Ali would have been happier with a life that was simpler than the one we’ve ended up with, and it wasn’t long into our marriage that I began to sense she was becoming distant from the life we were living. Though not demanding in any selfish way, Ali had never been “just” my girlfriend, and now she was never going to be “just” my wife. Neither of us knew what the word “wife” meant anyhow, nor had any sense of how valuable this relationship was going to be for each of us. We were up for the ride, but there were air pockets from the beginning, like, say, my immaturity. Married at twenty-two going on eighteen. She was also realizing that there were three other men in her marriage. Men whom she was more than fond of, but men who were taking her man away, not just in his wild imaginings, but physically, all over the world.

Torn between domesticity and rock stardom, he composed a U2 classic for his wife: “With or Without You.”

We wanted a sound that no one had heard before, and we got it. Except for one thing. We overshot the runway and landed in a place called saccharine. It became that dreadful thing that a real group of artists could never own up to. An ugly pop song. We abandoned “With or Without You.” The person who pulled it out of the trash was [Irish musician] Gavin Friday, more indie than all of us and equal in sedition to the art insurrectionist that is Brian Eno. The song that became one of our most well known opens with a whisper, slowly building to the opera of a big chorus, which only happens once at the end.

Bono and Ali Hewson. Courtesy Hewson Family Archive Chapter 17 — “Desire”

Ali and I were starting to accept that our marriage could handle the challenges we would face as the band became increasingly popular. Kids were a different matter. Even after six years of marriage, at 28 I was not sure I could be so ambidextrous as to be band leader and father. I was frightened of such responsibilities and of blowing them. As Ali and I walked back from Quincy [Jones]’s one night, an invisible switch got flicked. We were talking about kids and how the conventional life is not the only route to parenting, how people who live in their imagination can also live in the real world of parent-teacher meetings, school drops, and being there for birthdays. A month later and Ali was pregnant.

Chapter 18 — “Who’s Gonna Ride Your Wild Horses”

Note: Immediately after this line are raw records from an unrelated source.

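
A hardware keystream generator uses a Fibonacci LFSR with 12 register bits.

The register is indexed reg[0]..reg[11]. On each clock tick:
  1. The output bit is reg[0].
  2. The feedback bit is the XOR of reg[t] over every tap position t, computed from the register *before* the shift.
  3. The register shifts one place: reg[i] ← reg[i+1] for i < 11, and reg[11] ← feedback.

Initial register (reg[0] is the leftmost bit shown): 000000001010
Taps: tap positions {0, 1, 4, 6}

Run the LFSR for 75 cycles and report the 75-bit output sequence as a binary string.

tick  register→output (feedback)
  0  000000001010→0 (0)
  1  000000010100→0 (0)
  2  000000101000→0 (1)
  3  000001010001→0 (0)
  4  000010100010→0 (0)
  5  000101000100→0 (0)
  6  001010001000→0 (1)
  7  010100010001→0 (1)
  8  101000100011→1 (0)
  9  010001000110→0 (1)
 10  100010001101→1 (0)
 11  000100011010→0 (0)
 12  001000110100→0 (1)
 13  010001101001→0 (0)
 14  100011010010→1 (0)
 15  000110100100→0 (0)
 16  001101001000→0 (0)
 17  011010010000→0 (0)
 18  110100100000→1 (1)
 19  101001000001→1 (1)
 20  010010000011→0 (0)
 21  100100000110→1 (1)
 22  001000001101→0 (0)
 23  010000011010→0 (1)
 24  100000110101→1 (0)
 25  000001101010→0 (1)
 26  000011010101→0 (1)
 27  000110101011→0 (0)
 28  001101010110→0 (0)
 29  011010101100→0 (1)
 30  110101011001→1 (0)
 31  101010110010→1 (1)
 32  010101100101→0 (0)
 33  101011001010→1 (0)
 34  010110010100→0 (0)
 35  101100101000→1 (0)
 36  011001010000→0 (1)
 37  110010100001→1 (0)
 38  100101000010→1 (1)
 39  001010000101→0 (1)
 40  010100001011→0 (1)
 41  101000010111→1 (1)
 42  010000101111→0 (0)
 43  100001011110→1 (1)
 44  000010111101→0 (0)
 45  000101111010→0 (1)
 46  001011110101→0 (0)
 47  010111101010→0 (1)
 48  101111010101→1 (0)
 49  011110101010→0 (1)
 50  111101010101→1 (0)
 51  111010101010→1 (0)
 52  110101010100→1 (0)
 53  101010101000→1 (1)
 54  010101010001→0 (1)
 55  101010100011→1 (1)
 56  010101000111→0 (1)
 57  101010001111→1 (0)
 58  010100011110→0 (1)
 59  101000111101→1 (0)
 60  010001111010→0 (0)
 61  100011110100→1 (1)
 62  000111101001→0 (0)
 63  001111010010→0 (1)
 64  011110100101→0 (1)
 65  111101001011→1 (0)
 66  111010010110→1 (1)
 67  110100101101→1 (1)
 68  101001011011→1 (1)
 69  010010110111→0 (1)
 70  100101101111→1 (0)
 71  001011011110→0 (1)
 72  010110111101→0 (1)
 73  101101111011→1 (0)
 74  011011110110→0 (1)

000000001010001000110100100000110101011001010000101111010101010001111010010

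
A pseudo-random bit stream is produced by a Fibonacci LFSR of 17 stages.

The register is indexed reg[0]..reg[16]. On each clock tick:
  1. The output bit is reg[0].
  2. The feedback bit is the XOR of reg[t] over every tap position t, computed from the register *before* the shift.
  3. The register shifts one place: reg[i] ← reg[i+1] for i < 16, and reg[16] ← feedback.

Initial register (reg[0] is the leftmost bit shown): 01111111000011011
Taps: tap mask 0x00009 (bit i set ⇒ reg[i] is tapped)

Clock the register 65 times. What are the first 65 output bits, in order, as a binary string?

tick  register→output (feedback)
  0  01111111000011011→0 (1)
  1  11111110000110111→1 (0)
  2  11111100001101110→1 (0)
  3  11111000011011100→1 (0)
  4  11110000110111000→1 (0)
  5  11100001101110000→1 (1)
  6  11000011011100001→1 (1)
  7  10000110111000011→1 (1)
  8  00001101110000111→0 (0)
  9  00011011100001110→0 (1)
 10  00110111000011101→0 (1)
 11  01101110000111011→0 (0)
 12  11011100001110110→1 (0)
 13  10111000011101100→1 (0)
 14  01110000111011000→0 (1)
 15  11100001110110001→1 (1)
 16  11000011101100011→1 (1)
 17  10000111011000111→1 (1)
 18  00001110110001111→0 (0)
 19  00011101100011110→0 (1)
 20  00111011000111101→0 (1)
 21  01110110001111011→0 (1)
 22  11101100011110111→1 (1)
 23  11011000111101111→1 (0)
 24  10110001111011110→1 (0)
 25  01100011110111100→0 (0)
 26  11000111101111000→1 (1)
 27  10001111011110001→1 (1)
 28  00011110111100011→0 (1)
 29  00111101111000111→0 (1)
 30  01111011110001111→0 (1)
 31  11110111100011111→1 (0)
 32  11101111000111110→1 (1)
 33  11011110001111101→1 (0)
 34  10111100011111010→1 (0)
 35  01111000111110100→0 (1)
 36  11110001111101001→1 (0)
 37  11100011111010010→1 (1)
 38  11000111110100101→1 (1)
 39  10001111101001011→1 (1)
 40  00011111010010111→0 (1)
 41  00111110100101111→0 (1)
 42  01111101001011111→0 (1)
 43  11111010010111111→1 (0)
 44  11110100101111110→1 (0)
 45  11101001011111100→1 (1)
 46  11010010111111001→1 (0)
 47  10100101111110010→1 (1)
 48  01001011111100101→0 (0)
 49  10010111111001010→1 (0)
 50  00101111110010100→0 (0)
 51  01011111100101000→0 (1)
 52  10111111001010001→1 (0)
 53  01111110010100010→0 (1)
 54  11111100101000101→1 (0)
 55  11111001010001010→1 (0)
 56  11110010100010100→1 (0)
 57  11100101000101000→1 (1)
 58  11001010001010001→1 (1)
 59  10010100010100011→1 (0)
 60  00101000101000110→0 (0)
 61  01010001010001100→0 (1)
 62  10100010100011001→1 (1)
 63  01000101000110011→0 (0)
 64  10001010001100110→1 (1)

01111111000011011100001110110001111011110001111101001011111100101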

I hope I have been a good parent, but others will have the better view. I’m not proud of the times when I wasn’t a good parent, when I lost my temper, when I couldn’t control my anger. The girls have seen that. The boys more rarely. Was that going back to my father and my relationship with him? I was conscious that I did not want the kind of relationship with my kids that I’d had with my father and maybe it was the silliness that saved me. These were happy years in our family and dropping the kids off at [school] before heading out to walk Killiney Hill or the beach with Ali was about as good a way to start the day as I could imagine.

Chapter 37 — “Love Is Bigger Than Anything in its Way”

Since this disclosure [that he’s Bono’s half-brother] Scott and I have become even closer. He’s smart, sincere. At peace with his past and present. He told me lately that he doesn’t want to be part of any fabrication of facts for his children or by them. He wants his kids to be comfortable with their dual Rankin/Hewson identity. I now honor that. It’s probably much harder for Scott and his family having a noisy name attached to their quiet one. I know his discretion had him protect my family’s privacy as much as his own, which was hard at times.